Basic ethics code for lay practitioners

In Taoism, the five precepts (五戒 (Wǔ Jiè, Ng^{5} Gaai^{3})) constitute the basic code of ethics undertaken mainly by lay practitioners. For monks and nuns, there are more advanced and stricter precepts. The Five Precepts are nearly the same as the Five Precepts of Buddhism; however, there are minor differences to fit in with Chinese society.

Scholars have found that these precepts express Taoist concerns about the right to life regarding all living beings, ethics, animal welfare, human and animal relationships, and harmony with nature.

According to The Ultra Supreme Elder Lord's Scripture of Precepts (Orthodox Taoist Canon 0809), the five basic precepts are:

- The first precept: No Killing;
- The second precept: No Stealing;
- The third precept: No Sexual Misconduct;
- The fourth precept: No False Speech;
- The fifth precept: No Taking of Intoxicants.

Their definitions can be found in the scripture as follows:

The Elder Lord said: "The precept against killing is: All living beings, including all kinds of animals, and those as small as insects, worms, and so forth, are containers of the uncreated energy, thus one should not kill any of them."

The Elder Lord said: "The precept against stealing is: One should not take anything that he does not own and is not given to him, whether it belongs to someone or not."

The Elder Lord said: "The precept against sexual misconduct is: If a sexual conduct happens, but it is not between a man and a woman who are married to each other, it is a Sexual Misconduct. (Note: The term for married spouses (夫婦) usually means "husband and wife".) As for a monk or nun, he or she should never marry or have sex with anyone." (Note: This also outlines that sexual acts such as premarital sexual conduct, adultery, prostitution, using prostitutes, etc., are all sexual misconduct.) [Original commentary: Even if a man and a woman are married to each other, if they have sex too frequently, that is also considered Sexual Misconduct.]

The Elder Lord said: "The precept against false speech is: If one did not hear, see, or feel something, or if something is not realized by his Heart, but he tells it to others, this constitutes False Speech."

The Elder Lord said: "The precept against taking of intoxicants is: One should not take any alcoholic drinks, unless he has to take some to cure his illness."[Smoking, taking of drugs, and the likes, are also forbidden by this precept.]
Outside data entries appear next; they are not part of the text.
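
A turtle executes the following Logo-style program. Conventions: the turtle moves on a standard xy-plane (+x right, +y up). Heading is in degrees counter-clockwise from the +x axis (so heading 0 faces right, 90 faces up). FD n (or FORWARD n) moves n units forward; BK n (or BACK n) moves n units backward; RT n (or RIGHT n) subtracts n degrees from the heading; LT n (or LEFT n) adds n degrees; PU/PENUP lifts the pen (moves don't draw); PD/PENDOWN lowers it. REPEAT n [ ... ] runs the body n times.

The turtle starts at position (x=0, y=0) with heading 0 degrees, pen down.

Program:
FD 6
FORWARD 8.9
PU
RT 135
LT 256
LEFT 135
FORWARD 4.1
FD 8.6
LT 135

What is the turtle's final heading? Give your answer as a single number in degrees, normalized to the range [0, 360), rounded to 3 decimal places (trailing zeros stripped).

Answer: 31

Derivation:
Executing turtle program step by step:
Start: pos=(0,0), heading=0, pen down
FD 6: (0,0) -> (6,0) [heading=0, draw]
FD 8.9: (6,0) -> (14.9,0) [heading=0, draw]
PU: pen up
RT 135: heading 0 -> 225
LT 256: heading 225 -> 121
LT 135: heading 121 -> 256
FD 4.1: (14.9,0) -> (13.908,-3.978) [heading=256, move]
FD 8.6: (13.908,-3.978) -> (11.828,-12.323) [heading=256, move]
LT 135: heading 256 -> 31
Final: pos=(11.828,-12.323), heading=31, 2 segment(s) drawn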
The Elder Lord said: "These five precepts are the fundamentals for keeping one's body in purity, and are the roots of the upholding of the holy teachings. For those virtuous men and virtuous women who enjoy the virtuous teachings, if they can accept and keep these precepts, and never violate any of them till the end of their lifetimes, they are recognized as those with pure faith, they will gain the Way to Tao, will gain the holy principles, and will forever achieve Tao -- the Reality."